127. Word Ladder
A transformation sequence from word beginWord to word endWord using a dictionary wordList is a sequence of words beginWord -> s1 -> s2 -> ... -> sk such that:
- Every adjacent pair of words differs by a single letter.
- Every si for 1 <= i <= k is in wordList. Note that beginWord does not need to be in wordList.
- sk == endWord
Given two words, beginWord and endWord, and a dictionary wordList, return the number of words in the shortest transformation sequence from beginWord to endWord, or 0 if no such sequence exists.
Example 1:
Input: beginWord = "hit", endWord = "cog", wordList = ["hot","dot","dog","lot","log","cog"]
Output: 5
Explanation: One shortest transformation sequence is "hit" -> "hot" -> "dot" -> "dog" -> cog", which is 5 words long.
Example 2:
Input: beginWord = "hit", endWord = "cog", wordList = ["hot","dot","dog","lot","log"]
Output: 0
Explanation: The endWord "cog" is not in wordList, therefore there is no valid transformation sequence.
Constraints:
- 1 <= beginWord.length <= 10
- endWord.length == beginWord.length
- 1 <= wordList.length <= 5000
- wordList[i].length == beginWord.length
- beginWord, endWord, and wordList[i] consist of lowercase English letters.
- beginWord != endWord
- All the words in wordList are unique.
From: LeetCode
Link: 127. Word Ladder
Solution:
Ideas:
- Start with beginWord "hit" and level 1.
- Queue = ["hit"]
- Dequeue "hit" and explore its neighbors:
- Check each word in wordList to find neighbors of "hit" (words that are one letter different and unvisited).

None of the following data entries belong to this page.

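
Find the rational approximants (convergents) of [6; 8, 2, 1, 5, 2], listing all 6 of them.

6/1, 49/8, 104/17, 153/25, 869/142, 1891/309

Using the convergent recurrence p_i = a_i*p_{i-1} + p_{i-2}, q_i = a_i*q_{i-1} + q_{i-2} with p_{-2}=0, p_{-1}=1, q_{-2}=1, q_{-1}=0:
  i=0: a_0=6, p_0 = 6*1 + 0 = 6, q_0 = 6*0 + 1 = 1.
  i=1: a_1=8, p_1 = 8*6 + 1 = 49, q_1 = 8*1 + 0 = 8.
  i=2: a_2=2, p_2 = 2*49 + 6 = 104, q_2 = 2*8 + 1 = 17.
  i=3: a_3=1, p_3 = 1*104 + 49 = 153, q_3 = 1*17 + 8 = 25.
  i=4: a_4=5, p_4 = 5*153 + 104 = 869, q_4 = 5*25 + 17 = 142.
  i=5: a_5=2, p_5 = 2*869 + 153 = 1891, q_5 = 2*142 + 25 = 309.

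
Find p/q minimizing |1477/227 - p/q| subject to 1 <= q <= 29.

13/2

Expand x = 1477/227 as a continued fraction with the Euclidean algorithm:
  1477 = 6*227 + 115, so a_0 = 6.
  227 = 1*115 + 112, so a_1 = 1.
  115 = 1*112 + 3, so a_2 = 1.
  112 = 37*3 + 1, so a_3 = 37.
  3 = 3*1 + 0, so a_4 = 3.
so x = [6; 1, 1, 37, 3].
Convergents (p_i = a_i*p_{i-1} + p_{i-2}, q_i = a_i*q_{i-1} + q_{i-2} with p_{-2}=0, p_{-1}=1, q_{-2}=1, q_{-1}=0), until the denominator exceeds 29:
  i=0: a_0=6, p_0 = 6*1 + 0 = 6, q_0 = 6*0 + 1 = 1.
  i=1: a_1=1, p_1 = 1*6 + 1 = 7, q_1 = 1*1 + 0 = 1.
  i=2: a_2=1, p_2 = 1*7 + 6 = 13, q_2 = 1*1 + 1 = 2.
  i=3: a_3=37, p_3 = 37*13 + 7 = 488, q_3 = 37*2 + 1 = 75.
q_3 = 75 > 29, so the last convergent with denominator <= 29 is p_2/q_2 = 13/2.
The closest fraction with denominator <= 29 is either p_2/q_2 or the intermediate fraction (k*p_2 + p_1)/(k*q_2 + q_1) with the largest k >= 1 whose denominator stays <= 29; these approach x as k grows, and every other convergent or intermediate fraction in range is farther away.
Largest k: floor((29 - q_1)/q_2) = floor((29 - 1)/2) = 14.
That gives (14*13 + 7)/(14*2 + 1) = 189/29.
Compare the errors: |x - 13/2| = |1477*2 - 13*227|/(227*2) = 3/454, and |x - 189/29| = |1477*29 - 189*227|/(227*29) = 70/6583.
Cross-multiplying, 3*6583 = 19749 < 31780 = 70*454, so 3/454 is smaller: the convergent 13/2 is closer to x than 189/29.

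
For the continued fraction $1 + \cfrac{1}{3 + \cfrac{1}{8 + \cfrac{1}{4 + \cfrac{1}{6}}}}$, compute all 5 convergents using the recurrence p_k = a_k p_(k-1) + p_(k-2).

Using the convergent recurrence p_i = a_i*p_{i-1} + p_{i-2}, q_i = a_i*q_{i-1} + q_{i-2} with p_{-2}=0, p_{-1}=1, q_{-2}=1, q_{-1}=0:
  i=0: a_0=1, p_0 = 1*1 + 0 = 1, q_0 = 1*0 + 1 = 1.
  i=1: a_1=3, p_1 = 3*1 + 1 = 4, q_1 = 3*1 + 0 = 3.
  i=2: a_2=8, p_2 = 8*4 + 1 = 33, q_2 = 8*3 + 1 = 25.
  i=3: a_3=4, p_3 = 4*33 + 4 = 136, q_3 = 4*25 + 3 = 103.
  i=4: a_4=6, p_4 = 6*136 + 33 = 849, q_4 = 6*103 + 25 = 643.

1/1, 4/3, 33/25, 136/103, 849/643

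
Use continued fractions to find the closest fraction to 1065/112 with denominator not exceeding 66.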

- "hot" is a neighbor. Mark "hot" as visited and enqueue it.
- Queue = ["hot"]
- Increase level to 2.
- Dequeue "hot" and explore its neighbors:
- Find neighbors of "hot" (unvisited words in wordList that are one letter different).
- "dot" and "lot" are neighbors. Mark them as visited and enqueue them.
- Queue = ["dot", "lot"]
- Increase level to 3.
- Dequeue "dot" and explore its neighbors:
- Find neighbors of "dot".
- "dog" is a neighbor. Mark "dog" as visited and enqueue it.
- Queue = ["lot", "dog"]
- Dequeue "lot" and explore its neighbors:
- Find neighbors of "lot".
- "log" is a neighbor. Mark "log" as visited and enqueue it.
- Queue = ["dog", "log"]
- Increase level to 4.
- Dequeue "dog" and explore its neighbors:
- Find neighbors of "dog".
- "cog" is a neighbor. Mark "cog" as visited and enqueue it.
- Queue = ["log", "cog"]
- Dequeue "log" and explore its neighbors:
- Find neighbors of "log".
- No unvisited neighbors.
- Queue = ["cog"]
- Dequeue "cog" and explore its neighbors:
- "cog" is the endWord.
- Return level which is 5, representing the shortest transformation sequence: "hit" -> "hot" -> "dot" -> "dog" -> "cog".
Code:
c
bool isOneLetterDiff(char *a, char *b) {
int diffCount = 0;
while (*a) {
if (*(a++) != *(b++)) diffCount++;
if (diffCount > 1) return false;
}
return diffCount == 1;
}
int ladderLength(char *beginWord, char *endWord, char **wordList, int wordListSize) {
if (!beginWord || !endWord || !wordList || wordListSize == 0) return 0;
bool *visited = (bool *)calloc(wordListSize, sizeof(bool));
char **queue = (char **)malloc(sizeof(char *) * (wordListSize + 1));
int front = 0, rear = 0;
queue[rear++] = beginWord;
int level = 1;
while (front < rear) {
int size = rear - front;
for (int i = 0; i < size; i++) {
char *word = queue[front++];
if (strcmp(word, endWord) == 0) {
free(visited);
free(queue);
return level;
}
for (int j = 0; j < wordListSize; j++) {
if (!visited[j] && isOneLetterDiff(word, wordList[j])) {
visited[j] = true;
queue[rear++] = wordList[j];
}
}
}
level++;
}
free(visited);
free(queue);
return 0;
}